La mairie de Yaoundé IV a abrité, ce 29 mai 2026, le lancement de la campagne de sensibilisation sur la scolarisation des enfants vivant avec un handicap intitulé “We ring the bell”.
Par Ulrich Enyegue
Le son d’une cloche résonne avec insistance dans la salle des actes de la mairie d’Ekounou. Ce signal sonore marque le coup d’envoi officiel de la campagne internationale « We ring the bell » (Tirer la sonnette d’alarme) en terre camerounaise. Placée sous le thème central « Ne laisser aucun enfant handicapé pour compte : financer l’éducation inclusive au Cameroun », cette édition 2026 mobilise d’importantes figures de l’appareil étatique. La cérémonie se déroule en présence de Vivian Asheri Kilo, secrétaire d’État auprès du ministère de l’Éducation de base, d’Elvis Akondi Mbahangwen, sous-préfet de l’arrondissement de Yaoundé IV, et du maire de ladite commune Gabriel Bihina Efila.

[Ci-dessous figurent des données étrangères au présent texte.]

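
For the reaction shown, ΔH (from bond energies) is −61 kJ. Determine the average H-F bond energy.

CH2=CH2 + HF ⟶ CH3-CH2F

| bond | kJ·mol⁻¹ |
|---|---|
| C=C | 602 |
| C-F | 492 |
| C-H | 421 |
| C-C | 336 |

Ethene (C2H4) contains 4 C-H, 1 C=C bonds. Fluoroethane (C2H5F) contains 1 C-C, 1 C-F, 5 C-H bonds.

Let D be the H-F bond energy.
Σ(broken) = 4×421 + 1×602 + 1×D = 2286 + D
Σ(formed) = 1×336 + 1×492 + 5×421 = 2933
ΔH = Σ(broken) − Σ(formed) = (2286 + D) − (2933) = −647 + D
Setting this equal to −61 kJ gives D = 586 kJ/mol.

D(H-F) ≈ 586 kJ/mol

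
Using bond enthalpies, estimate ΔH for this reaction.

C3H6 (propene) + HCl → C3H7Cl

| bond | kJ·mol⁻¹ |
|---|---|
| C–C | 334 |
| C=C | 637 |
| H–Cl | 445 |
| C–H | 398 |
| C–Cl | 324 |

Bonds broken (reactants):
  C–C: 1 × 334 = 334
  C–H: 6 × 398 = 2388
  C=C: 1 × 637 = 637
  H–Cl: 1 × 445 = 445
  Σ(broken) = 3804 kJ
Bonds formed (products):
  C–C: 2 × 334 = 668
  C–Cl: 1 × 324 = 324
  C–H: 7 × 398 = 2786
  Σ(formed) = 3778 kJ
ΔH = Σ(broken) − Σ(formed) = 3804 − 3778 = +26 kJ

ΔH ≈ +26 kJ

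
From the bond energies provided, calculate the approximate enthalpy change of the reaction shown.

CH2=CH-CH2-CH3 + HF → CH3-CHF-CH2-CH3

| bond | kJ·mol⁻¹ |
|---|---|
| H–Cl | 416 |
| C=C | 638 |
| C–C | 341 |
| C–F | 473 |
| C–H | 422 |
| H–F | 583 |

Bonds broken (reactants):
  C–C: 2 × 341 = 682
  C–H: 8 × 422 = 3376
  C=C: 1 × 638 = 638
  H–F: 1 × 583 = 583
  Σ(broken) = 5279 kJ
Bonds formed (products):
  C–C: 3 × 341 = 1023
  C–F: 1 × 473 = 473
  C–H: 9 × 422 = 3798
  Σ(formed) = 5294 kJ
ΔH = Σ(broken) − Σ(formed) = 5279 − 5294 = −15 kJ

ΔH ≈ −15 kJ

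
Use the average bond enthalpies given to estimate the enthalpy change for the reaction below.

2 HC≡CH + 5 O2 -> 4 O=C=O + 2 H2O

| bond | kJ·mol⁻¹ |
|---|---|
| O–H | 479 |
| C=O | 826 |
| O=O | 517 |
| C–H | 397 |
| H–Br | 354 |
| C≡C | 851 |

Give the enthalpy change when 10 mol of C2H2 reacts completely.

Bonds broken (reactants):
  C≡C: 2 × 851 = 1702
  C–H: 4 × 397 = 1588
  O=O: 5 × 517 = 2585
  Σ(broken) = 5875 kJ
Bonds formed (products):
  C=O: 8 × 826 = 6608
  O–H: 4 × 479 = 1916
  Σ(formed) = 8524 kJ
ΔH = Σ(broken) − Σ(formed) = 5875 − 8524 = −2649 kJ
For 5× the reaction as written: 5 × (−2649) = −13245 kJ

ΔH = −13245 kJ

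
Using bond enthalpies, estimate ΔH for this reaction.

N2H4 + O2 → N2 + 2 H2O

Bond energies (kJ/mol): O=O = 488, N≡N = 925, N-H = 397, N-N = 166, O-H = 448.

ΔH ≈ −475 kJ

Bonds broken (reactants):
  N-H: 4 × 397 = 1588
  N-N: 1 × 166 = 166
  O=O: 1 × 488 = 488
  Σ(broken) = 2242 kJ
Bonds formed (products):
  N≡N: 1 × 925 = 925
  O-H: 4 × 448 = 1792
  Σ(formed) = 2717 kJ
ΔH = Σ(broken) − Σ(formed) = 2242 − 2717 = −475 kJ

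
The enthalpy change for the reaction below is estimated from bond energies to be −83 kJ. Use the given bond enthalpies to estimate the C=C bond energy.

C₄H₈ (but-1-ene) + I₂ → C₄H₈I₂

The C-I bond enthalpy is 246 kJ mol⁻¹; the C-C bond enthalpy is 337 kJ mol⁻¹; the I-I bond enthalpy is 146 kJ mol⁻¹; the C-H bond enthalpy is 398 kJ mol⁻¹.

D(C=C) ≈ 600 kJ/mol

Let D be the C=C bond energy.
Σ(broken) = 2×337 + 8×398 + 1×D + 1×146 = 4004 + D
Σ(formed) = 3×337 + 8×398 + 2×246 = 4687
ΔH = Σ(broken) − Σ(formed) = (4004 + D) − (4687) = −683 + D
Setting this equal to −83 kJ gives D = 600 kJ/mol.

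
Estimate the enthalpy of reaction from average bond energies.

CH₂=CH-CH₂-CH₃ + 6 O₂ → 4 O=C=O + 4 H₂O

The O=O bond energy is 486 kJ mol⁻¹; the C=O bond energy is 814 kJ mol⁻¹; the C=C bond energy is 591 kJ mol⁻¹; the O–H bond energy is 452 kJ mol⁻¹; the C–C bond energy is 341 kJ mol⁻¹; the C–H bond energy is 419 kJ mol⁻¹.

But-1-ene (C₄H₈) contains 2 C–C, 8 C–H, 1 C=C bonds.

Bonds broken (reactants):
  C–C: 2 × 341 = 682
  C–H: 8 × 419 = 3352
  C=C: 1 × 591 = 591
  O=O: 6 × 486 = 2916
  Σ(broken) = 7541 kJ
Bonds formed (products):
  C=O: 8 × 814 = 6512
  O–H: 8 × 452 = 3616
  Σ(formed) = 10128 kJ
ΔH = Σ(broken) − Σ(formed) = 7541 − 10128 = −2587 kJ

ΔH ≈ −2587 kJ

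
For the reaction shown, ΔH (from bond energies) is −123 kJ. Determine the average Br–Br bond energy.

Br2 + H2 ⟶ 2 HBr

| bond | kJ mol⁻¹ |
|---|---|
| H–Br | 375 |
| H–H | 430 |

Let D be the Br–Br bond energy.
Σ(broken) = 1×D + 1×430 = 430 + D
Σ(formed) = 2×375 = 750
ΔH = Σ(broken) − Σ(formed) = (430 + D) − (750) = −320 + D
Setting this equal to −123 kJ gives D = 197 kJ/mol.

D(Br–Br) ≈ 197 kJ/mol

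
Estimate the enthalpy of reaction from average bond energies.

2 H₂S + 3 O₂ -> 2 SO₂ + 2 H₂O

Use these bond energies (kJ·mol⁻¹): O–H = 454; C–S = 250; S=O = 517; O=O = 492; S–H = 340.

Bonds broken (reactants):
  O=O: 3 × 492 = 1476
  S–H: 4 × 340 = 1360
  Σ(broken) = 2836 kJ
Bonds formed (products):
  O–H: 4 × 454 = 1816
  S=O: 4 × 517 = 2068
  Σ(formed) = 3884 kJ
ΔH = Σ(broken) − Σ(formed) = 2836 − 3884 = −1048 kJ

ΔH ≈ −1048 kJ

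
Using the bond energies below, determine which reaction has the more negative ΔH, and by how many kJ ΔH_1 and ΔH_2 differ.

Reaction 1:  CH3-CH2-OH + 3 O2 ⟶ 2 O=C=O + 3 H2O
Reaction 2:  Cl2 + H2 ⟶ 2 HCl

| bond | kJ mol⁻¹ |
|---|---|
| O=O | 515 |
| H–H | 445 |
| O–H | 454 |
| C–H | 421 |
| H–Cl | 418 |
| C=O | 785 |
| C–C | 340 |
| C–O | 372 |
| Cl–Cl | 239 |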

Portée mondialement par l’Organisation Liliane Fonds, cette campagne de plaidoyer intègre un réseau global qui a déjà mobilisé plus de 120 000 décideurs dans 102 pays.
Au Cameroun, la stratégie s’attaque aux barrières infrastructurelles et sociales. Dans son allocution, la ministre des Affaires sociales, Pauline Irène Nguene, rappelle l’urgence d’agir face aux discriminations systémiques : « cette catégorie de population, particulièrement vulnérable, fait face à de nombreuses difficultés, notamment en matière d’accès aux soins, à l’éducation, à la promotion d’un travail décent, à la construction d’infrastructures adaptées ainsi qu’à la gestion des violences. »
La ministre souligne également l’appui de l’Union européenne à travers le Programme Indicatif National pour financer l’inclusion, matérialisé par l’ouverture d’établissements spécialisés et de structures d’accueil dédiées.
Au-delà des discours institutionnels, la parole est donnée aux acteurs de terrain. Émile Onana Onana, cadre au Centre national de réhabilitation des personnes handicapées (CNRPH) et lui-même déficient visuel, livre un témoignage clé sur l’efficacité des dispositifs d’intégration : « Après avoir perdu la vue en 2013, s’il n’y avait pas eu un système d’éducation inclusive avec le concours des associations, des organisations, je ne serais jamais devenu ce que je suis aujourd’hui. »
Un témoignage de réussite qui prouve que l’inclusion change des destins et c’est tout l’enjeu de cette campagne de plaidoyer qui va s’étendre dans tout le pays jusqu’au 30 septembre 2026.